Anyway, it’s been 23 years since I posted my first fanfic on the internet, and I’ve been writing for longer than that so yeah, I don’t recall precisely how I first picked up the pen. I had stories I wanted to tell and that’s just how it’s always been.
Side note: I think this is a “how I was raised” thing because mum is more about words, and if the topic of ‘art’ comes up, always states very firmly that she can’t draw. It’s a point of frustration for me now in trying to teach myself how to draw, that the years when I could have comfortably been shit at it (when I was a child) were decades ago and I missed them because I didn’t even contemplate drawing until I was an adult. I think if I’d grown up in a more artistic environment then I would have had an outlet other than words for crafting stories, but instead words were all I had.
Fire: What’s a scene that you are dying to write?
As I don’t write fanfic anymore, and trying to describe a scene from my novel would be missing so much context, I’ll instead pick an art piece I hope to make in the next couple of months 🙂
Janeway and Amelia Earhart from Star Trek: Voyager for AU August. I think it could fit under Day 1 (canon divergence) or 18 (space travel) but I want Amelia on Voyager dammit! It’s been years since I watched “The 37s” episode and it has never left me. The injustice. Amelia Earhart should have joined the crew, become a pilot, hooked up with Janeway. Ahem.
Obviously I want to make everything on my list (and hopefully will one day) but when I ran my eyes down the list, this is the one that jumped out. So cross fingers I can make it happen.
Air: What’s the easiest part of writing for you?
Can I say the ideas? Planning. I love it when pieces just click into place and then everything unfolds. It’s just like magic.
Buuuuut as I said when I answered the question about the hardest part, that is probably not what is meant? It’s probably more about the words. In which case… I guess dialogue? I mean I said description was the hard part as setting the scene can be clunky and I need to fix that in revision. And if something isn’t description then it’s dialogue. I mean there’s a lot in between too like whether something is scene setting, action beats, thoughts etc. though that kinda all falls under the heading ‘description’. I think I’m overthinking this.
Shadows: What’s the darkest theme you’ve ever written about?
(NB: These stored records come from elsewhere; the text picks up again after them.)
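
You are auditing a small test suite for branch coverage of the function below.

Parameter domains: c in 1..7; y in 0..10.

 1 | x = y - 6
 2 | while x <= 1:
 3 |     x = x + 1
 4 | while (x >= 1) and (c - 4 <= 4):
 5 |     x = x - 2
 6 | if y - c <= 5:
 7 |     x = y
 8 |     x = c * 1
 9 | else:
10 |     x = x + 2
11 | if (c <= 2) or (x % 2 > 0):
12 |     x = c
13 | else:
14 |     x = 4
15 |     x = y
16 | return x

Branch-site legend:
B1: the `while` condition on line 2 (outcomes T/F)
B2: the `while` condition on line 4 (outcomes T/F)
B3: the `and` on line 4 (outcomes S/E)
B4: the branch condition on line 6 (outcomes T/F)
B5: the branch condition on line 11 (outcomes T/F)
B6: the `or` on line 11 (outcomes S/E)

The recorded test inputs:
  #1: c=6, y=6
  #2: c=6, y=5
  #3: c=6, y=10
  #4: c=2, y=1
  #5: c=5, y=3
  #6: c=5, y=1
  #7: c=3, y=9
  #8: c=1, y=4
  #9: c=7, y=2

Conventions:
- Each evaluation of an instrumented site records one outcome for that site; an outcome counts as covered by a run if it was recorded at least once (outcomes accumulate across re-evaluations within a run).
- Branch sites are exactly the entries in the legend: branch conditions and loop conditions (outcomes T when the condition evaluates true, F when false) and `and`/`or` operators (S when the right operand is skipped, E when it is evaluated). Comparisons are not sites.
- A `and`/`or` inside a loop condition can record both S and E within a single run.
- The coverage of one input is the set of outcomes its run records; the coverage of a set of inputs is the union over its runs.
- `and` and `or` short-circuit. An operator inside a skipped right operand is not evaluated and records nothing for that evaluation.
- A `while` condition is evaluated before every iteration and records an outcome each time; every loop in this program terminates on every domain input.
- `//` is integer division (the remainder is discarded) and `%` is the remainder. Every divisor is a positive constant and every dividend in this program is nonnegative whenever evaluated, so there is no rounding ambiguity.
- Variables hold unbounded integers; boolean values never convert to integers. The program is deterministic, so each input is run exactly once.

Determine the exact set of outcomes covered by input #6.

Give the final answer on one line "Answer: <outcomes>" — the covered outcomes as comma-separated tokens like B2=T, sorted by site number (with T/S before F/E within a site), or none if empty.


Running input #6 (c=5, y=1), event by event:
  B1->T, B1->T, B1->T, B1->T, B1->T, B1->T, B1->T, B1->F, B3->E, B2->T
  B3->S, B2->F, B4->T, B6->E, B5->T
deduplicating events, the covered set is: B1=T, B1=F, B2=T, B2=F, B3=S, B3=E, B4=T, B5=T, B6=E
Answer: B1=T, B1=F, B2=T, B2=F, B3=S, B3=E, B4=T, B5=T, B6=E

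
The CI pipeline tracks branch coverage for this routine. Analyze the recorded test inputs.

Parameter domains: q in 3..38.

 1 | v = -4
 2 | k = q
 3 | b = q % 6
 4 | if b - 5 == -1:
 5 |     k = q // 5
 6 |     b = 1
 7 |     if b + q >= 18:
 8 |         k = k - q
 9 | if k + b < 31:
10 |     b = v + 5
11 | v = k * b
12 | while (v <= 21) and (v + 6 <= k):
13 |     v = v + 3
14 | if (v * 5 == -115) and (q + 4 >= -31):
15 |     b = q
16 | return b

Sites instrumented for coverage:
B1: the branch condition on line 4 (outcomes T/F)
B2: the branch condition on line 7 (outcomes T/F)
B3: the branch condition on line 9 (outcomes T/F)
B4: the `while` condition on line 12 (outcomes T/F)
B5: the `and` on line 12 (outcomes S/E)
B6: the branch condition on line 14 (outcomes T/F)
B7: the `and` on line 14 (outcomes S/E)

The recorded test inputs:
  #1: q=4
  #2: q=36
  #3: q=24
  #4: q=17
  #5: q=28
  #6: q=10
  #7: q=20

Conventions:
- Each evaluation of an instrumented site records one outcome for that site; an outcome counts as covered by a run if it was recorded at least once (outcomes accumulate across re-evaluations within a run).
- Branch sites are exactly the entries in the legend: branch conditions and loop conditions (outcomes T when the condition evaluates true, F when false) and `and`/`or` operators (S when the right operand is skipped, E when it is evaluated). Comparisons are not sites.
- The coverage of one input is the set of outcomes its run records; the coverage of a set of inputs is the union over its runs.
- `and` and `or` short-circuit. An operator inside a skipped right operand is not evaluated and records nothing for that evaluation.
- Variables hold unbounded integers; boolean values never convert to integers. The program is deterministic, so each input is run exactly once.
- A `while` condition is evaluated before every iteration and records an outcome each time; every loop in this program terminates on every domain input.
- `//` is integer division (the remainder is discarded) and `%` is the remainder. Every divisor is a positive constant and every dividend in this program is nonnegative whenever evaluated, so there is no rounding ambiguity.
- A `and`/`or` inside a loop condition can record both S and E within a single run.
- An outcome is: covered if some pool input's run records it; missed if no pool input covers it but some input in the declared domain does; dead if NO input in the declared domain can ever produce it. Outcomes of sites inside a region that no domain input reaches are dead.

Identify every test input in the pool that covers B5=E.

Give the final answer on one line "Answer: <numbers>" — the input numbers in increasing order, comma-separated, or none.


input #1 (q=4): hits B5=E
input #2 (q=36): hits B5=E
input #3 (q=24): never hits B5=E
input #4 (q=17): hits B5=E
input #5 (q=28): hits B5=E
input #6 (q=10): hits B5=E
input #7 (q=20): hits B5=E
Answer: 1, 2, 4, 5, 6, 7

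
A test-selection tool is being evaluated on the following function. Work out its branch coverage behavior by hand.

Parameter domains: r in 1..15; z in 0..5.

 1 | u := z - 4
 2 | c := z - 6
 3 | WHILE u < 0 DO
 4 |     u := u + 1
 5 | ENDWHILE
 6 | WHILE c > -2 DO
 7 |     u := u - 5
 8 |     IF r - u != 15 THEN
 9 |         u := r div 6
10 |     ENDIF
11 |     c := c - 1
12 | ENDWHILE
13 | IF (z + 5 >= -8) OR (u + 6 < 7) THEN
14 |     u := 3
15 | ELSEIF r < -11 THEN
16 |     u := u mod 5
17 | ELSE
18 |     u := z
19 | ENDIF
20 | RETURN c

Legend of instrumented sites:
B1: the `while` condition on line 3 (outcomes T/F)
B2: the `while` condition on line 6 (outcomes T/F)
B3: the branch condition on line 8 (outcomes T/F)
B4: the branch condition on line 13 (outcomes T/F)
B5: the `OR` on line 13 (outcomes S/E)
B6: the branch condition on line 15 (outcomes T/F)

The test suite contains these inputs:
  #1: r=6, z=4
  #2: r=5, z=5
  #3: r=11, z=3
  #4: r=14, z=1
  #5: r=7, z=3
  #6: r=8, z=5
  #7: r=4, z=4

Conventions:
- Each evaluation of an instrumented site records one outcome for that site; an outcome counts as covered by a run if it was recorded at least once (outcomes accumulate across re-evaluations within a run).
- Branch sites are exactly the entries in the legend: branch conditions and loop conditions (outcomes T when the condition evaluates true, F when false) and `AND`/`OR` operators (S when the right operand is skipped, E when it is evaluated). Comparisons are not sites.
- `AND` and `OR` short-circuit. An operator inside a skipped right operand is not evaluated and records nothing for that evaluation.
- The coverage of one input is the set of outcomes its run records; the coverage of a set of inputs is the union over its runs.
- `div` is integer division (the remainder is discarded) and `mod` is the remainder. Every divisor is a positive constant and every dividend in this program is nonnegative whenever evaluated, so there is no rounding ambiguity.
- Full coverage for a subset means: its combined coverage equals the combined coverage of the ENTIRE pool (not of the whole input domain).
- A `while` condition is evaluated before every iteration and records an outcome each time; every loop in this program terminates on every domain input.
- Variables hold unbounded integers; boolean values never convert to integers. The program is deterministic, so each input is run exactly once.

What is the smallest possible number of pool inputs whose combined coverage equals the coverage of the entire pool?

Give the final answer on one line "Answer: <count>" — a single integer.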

I don’t know. I’m not really given to dark themes because I always like a happy ending. Sometimes characters go through some shit but only so they can have revelations and become happier/more at peace with themselves. There was the apocalypse in Life Without Purpose. I did do a time loop character death fic The Beauty and the Tragedy but I wound up writing an alternate happy ending as while structurally it was beautiful (one of those that I look at and I’m like I wrote that?? as it’s so not my usual style), it was too sad. Painting Layers of Love had agoraphobia and that’s why it’s abandoned because I have that, and put too much of myself into it and then couldn’t fix it.
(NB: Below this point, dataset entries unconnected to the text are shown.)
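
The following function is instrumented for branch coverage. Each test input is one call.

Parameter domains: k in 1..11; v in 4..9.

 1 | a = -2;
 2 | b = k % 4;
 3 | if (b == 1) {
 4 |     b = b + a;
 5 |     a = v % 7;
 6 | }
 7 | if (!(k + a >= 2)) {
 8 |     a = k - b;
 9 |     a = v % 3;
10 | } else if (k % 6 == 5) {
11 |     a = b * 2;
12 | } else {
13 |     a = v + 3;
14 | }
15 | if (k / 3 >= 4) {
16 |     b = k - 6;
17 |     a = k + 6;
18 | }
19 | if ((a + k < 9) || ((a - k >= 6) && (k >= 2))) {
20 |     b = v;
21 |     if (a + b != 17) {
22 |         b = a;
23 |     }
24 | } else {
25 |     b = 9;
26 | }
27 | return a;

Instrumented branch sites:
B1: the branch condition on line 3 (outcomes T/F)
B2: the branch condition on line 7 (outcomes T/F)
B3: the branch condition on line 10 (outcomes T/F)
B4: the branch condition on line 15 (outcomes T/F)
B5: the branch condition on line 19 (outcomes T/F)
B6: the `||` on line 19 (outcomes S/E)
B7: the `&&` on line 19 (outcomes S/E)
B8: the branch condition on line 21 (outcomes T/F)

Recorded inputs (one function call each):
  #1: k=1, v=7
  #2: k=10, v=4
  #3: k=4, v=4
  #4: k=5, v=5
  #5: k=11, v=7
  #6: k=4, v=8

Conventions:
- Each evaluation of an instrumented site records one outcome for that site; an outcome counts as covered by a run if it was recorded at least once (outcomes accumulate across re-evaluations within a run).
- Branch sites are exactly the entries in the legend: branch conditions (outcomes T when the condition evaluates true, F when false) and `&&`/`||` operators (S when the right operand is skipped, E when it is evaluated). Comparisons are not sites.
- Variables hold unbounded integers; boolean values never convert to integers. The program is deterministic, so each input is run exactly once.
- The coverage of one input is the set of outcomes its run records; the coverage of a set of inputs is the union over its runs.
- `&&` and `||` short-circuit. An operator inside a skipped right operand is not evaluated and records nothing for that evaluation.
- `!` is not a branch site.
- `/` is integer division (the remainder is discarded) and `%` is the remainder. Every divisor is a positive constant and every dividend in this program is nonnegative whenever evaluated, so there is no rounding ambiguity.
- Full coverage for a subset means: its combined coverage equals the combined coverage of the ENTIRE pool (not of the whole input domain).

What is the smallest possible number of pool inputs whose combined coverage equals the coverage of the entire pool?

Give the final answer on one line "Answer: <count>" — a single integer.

input #1, k=1, v=7: events B1->T, B2->T, B4->F, B6->S, B5->T, B8->T; outcomes B1=T, B2=T, B4=F, B5=T, B6=S, B8=T
input #2, k=10, v=4: events B1->F, B2->F, B3->F, B4->F, B6->E, B7->S, B5->F; outcomes B1=F, B2=F, B3=F, B4=F, B5=F, B6=E, B7=S
input #3, k=4, v=4: events B1->F, B2->F, B3->F, B4->F, B6->E, B7->S, B5->F; outcomes B1=F, B2=F, B3=F, B4=F, B5=F, B6=E, B7=S
input #4, k=5, v=5: events B1->T, B2->F, B3->T, B4->F, B6->S, B5->T, B8->T; outcomes B1=T, B2=F, B3=T, B4=F, B5=T, B6=S, B8=T
input #5, k=11, v=7: events B1->F, B2->F, B3->T, B4->F, B6->E, B7->S, B5->F; outcomes B1=F, B2=F, B3=T, B4=F, B5=F, B6=E, B7=S
input #6, k=4, v=8: events B1->F, B2->F, B3->F, B4->F, B6->E, B7->E, B5->T, B8->T; outcomes B1=F, B2=F, B3=F, B4=F, B5=T, B6=E, B7=E, B8=T
pool-wide coverage (14 outcomes): B1=T, B1=F, B2=T, B2=F, B3=T, B3=F, B4=F, B5=T, B5=F, B6=S, B6=E, B7=S, B7=E, B8=T
no size-1 subset reaches all 14 outcomes (best union: 8/14)
no size-2 subset reaches all 14 outcomes (best union: 12/14)
inputs {1, 5, 6} (size 3) cover everything; no size-3 subset with a lexicographically smaller index list covers all 14

Answer: 3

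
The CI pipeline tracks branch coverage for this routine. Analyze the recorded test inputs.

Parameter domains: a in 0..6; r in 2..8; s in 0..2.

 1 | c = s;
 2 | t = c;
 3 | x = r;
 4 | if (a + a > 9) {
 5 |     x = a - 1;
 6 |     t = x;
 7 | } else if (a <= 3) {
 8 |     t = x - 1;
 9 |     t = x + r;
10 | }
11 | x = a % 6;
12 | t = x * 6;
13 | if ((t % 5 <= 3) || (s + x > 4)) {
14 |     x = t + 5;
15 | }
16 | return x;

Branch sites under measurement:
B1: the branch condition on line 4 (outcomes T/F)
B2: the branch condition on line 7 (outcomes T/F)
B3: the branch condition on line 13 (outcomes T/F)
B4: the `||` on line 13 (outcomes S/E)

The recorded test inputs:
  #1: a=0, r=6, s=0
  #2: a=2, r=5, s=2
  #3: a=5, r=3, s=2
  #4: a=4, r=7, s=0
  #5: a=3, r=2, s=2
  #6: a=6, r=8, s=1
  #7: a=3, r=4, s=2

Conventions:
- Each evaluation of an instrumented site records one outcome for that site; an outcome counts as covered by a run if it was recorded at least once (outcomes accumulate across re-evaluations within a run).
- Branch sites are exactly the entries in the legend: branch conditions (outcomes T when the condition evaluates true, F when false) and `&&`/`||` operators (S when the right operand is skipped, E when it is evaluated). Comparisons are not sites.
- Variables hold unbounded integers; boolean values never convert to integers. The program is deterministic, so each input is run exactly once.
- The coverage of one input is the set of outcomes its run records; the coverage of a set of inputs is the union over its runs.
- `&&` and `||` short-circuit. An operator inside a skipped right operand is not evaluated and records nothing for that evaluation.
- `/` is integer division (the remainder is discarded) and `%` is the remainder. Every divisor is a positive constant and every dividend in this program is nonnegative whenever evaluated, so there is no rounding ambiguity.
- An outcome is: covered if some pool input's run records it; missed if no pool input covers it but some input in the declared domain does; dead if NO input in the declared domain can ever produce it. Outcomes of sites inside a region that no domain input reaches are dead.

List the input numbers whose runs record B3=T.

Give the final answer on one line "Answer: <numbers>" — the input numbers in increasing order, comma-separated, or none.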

I guess in a lot of ways I don’t think I’ve really written dark ‘themes’ because while bad stuff happens, it’s never the end. There is always hope. I don’t like unrelenting misery in my entertainment – there’s enough of that in real life. That doesn’t mean characters don’t go on journeys, or grapple with darker issues. Like my current novel thematically is a battle about losing hope. Some characters give up and surrender to despair, others make unwise choices out of fear, there is the constant question of do they persevere? I don’t just write fluff, I just like to make it right in the end.
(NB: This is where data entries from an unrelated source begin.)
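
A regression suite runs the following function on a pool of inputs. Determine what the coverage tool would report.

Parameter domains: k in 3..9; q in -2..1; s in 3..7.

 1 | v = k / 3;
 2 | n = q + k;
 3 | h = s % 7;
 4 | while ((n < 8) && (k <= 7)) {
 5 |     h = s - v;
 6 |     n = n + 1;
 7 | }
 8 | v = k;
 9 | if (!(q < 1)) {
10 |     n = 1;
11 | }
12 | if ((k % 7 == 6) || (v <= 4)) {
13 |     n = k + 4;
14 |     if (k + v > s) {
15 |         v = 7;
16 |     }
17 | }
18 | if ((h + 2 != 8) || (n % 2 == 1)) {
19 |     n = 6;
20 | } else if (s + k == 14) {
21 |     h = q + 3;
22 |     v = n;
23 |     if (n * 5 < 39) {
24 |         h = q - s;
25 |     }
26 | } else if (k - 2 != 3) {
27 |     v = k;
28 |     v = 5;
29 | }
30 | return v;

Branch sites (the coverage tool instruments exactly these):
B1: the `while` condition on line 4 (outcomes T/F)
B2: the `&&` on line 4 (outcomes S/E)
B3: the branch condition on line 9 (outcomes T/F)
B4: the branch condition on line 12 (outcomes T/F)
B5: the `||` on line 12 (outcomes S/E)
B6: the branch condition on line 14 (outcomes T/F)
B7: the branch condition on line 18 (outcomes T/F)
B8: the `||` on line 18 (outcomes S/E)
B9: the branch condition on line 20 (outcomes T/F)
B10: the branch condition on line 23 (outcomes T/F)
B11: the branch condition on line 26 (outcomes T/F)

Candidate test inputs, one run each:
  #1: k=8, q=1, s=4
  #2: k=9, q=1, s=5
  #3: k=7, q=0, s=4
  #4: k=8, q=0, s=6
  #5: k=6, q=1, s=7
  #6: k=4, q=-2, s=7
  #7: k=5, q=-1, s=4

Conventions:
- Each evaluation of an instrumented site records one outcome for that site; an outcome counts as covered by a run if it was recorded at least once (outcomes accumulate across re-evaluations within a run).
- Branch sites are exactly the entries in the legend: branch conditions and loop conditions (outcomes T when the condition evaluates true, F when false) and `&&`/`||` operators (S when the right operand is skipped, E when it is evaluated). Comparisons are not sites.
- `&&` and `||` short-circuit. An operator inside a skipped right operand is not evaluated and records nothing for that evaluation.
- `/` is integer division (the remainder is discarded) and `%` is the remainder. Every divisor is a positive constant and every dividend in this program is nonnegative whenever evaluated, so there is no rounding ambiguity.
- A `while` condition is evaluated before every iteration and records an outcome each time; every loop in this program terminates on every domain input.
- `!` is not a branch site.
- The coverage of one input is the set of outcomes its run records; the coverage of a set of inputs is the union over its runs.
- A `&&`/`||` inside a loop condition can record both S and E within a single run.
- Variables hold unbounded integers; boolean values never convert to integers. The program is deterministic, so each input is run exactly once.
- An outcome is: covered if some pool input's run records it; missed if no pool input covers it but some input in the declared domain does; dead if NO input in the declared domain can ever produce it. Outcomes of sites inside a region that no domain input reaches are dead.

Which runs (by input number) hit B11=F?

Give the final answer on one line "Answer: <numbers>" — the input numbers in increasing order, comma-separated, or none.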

Space: Where’s your favorite place to write?
Answered here. So have an extra 🙂
Spring: Have you ever scrapped (a huge chunk of) a story to start over? Why did the change come about?
Bwahahahaha – I laugh so I do not cry.
I have scrapped hundreds of thousands of words over the years I’m sure. Maybe even a million I don’t know. There was an espionage novel which was a NaNo project on… at least 4 occasions (possibly more), and I kept doing complete rewrites because when I went to revise it was never the story that I had hoped to tell. My current novel series I am writing a rebooted version. So essentially complete rewrites. Very little of the original books remain, so just off those I have tossed probably getting on for 200k. I also have a complete rewrite in the works for my sci-fi thriller novel (another 80k or so tossed). Eventually I will reboot my Camelot retelling and that will be another 50k out the window as I turn it from the wreck of a rushed, sloppy novella into an actual series. I haven’t looked at my Steampunk since I took a break from it, but I’m pretty sure that’ll need an almost complete rewrite as well (another 60k tossed).
Why do I scrap and start over? Because past!Me thought I had done a good job and hadn’t basically. When idea met reality on the page, that’s when all the flaws are revealed. Plus I have read a metric ton of craft books in the past year and learned loads. I know I can do it better now – this is the TLDR of it all. Basically I want the story to fulfil it’s potential – I want it to be good! – and to get the story to where I want it requires sacrifice and hard work.
Now if the question is “have I ever scrapped a huge chunk of fanfic” then the answer to that is no (aside from the unfinished messes on my HD anyway). I have very little filter when it comes to fanfic. Sometimes I rework things a little bit, go back and add in extra scenes or something, but otherwise the fanfics are just driven by pure love and obsession. What you see is what you get with them.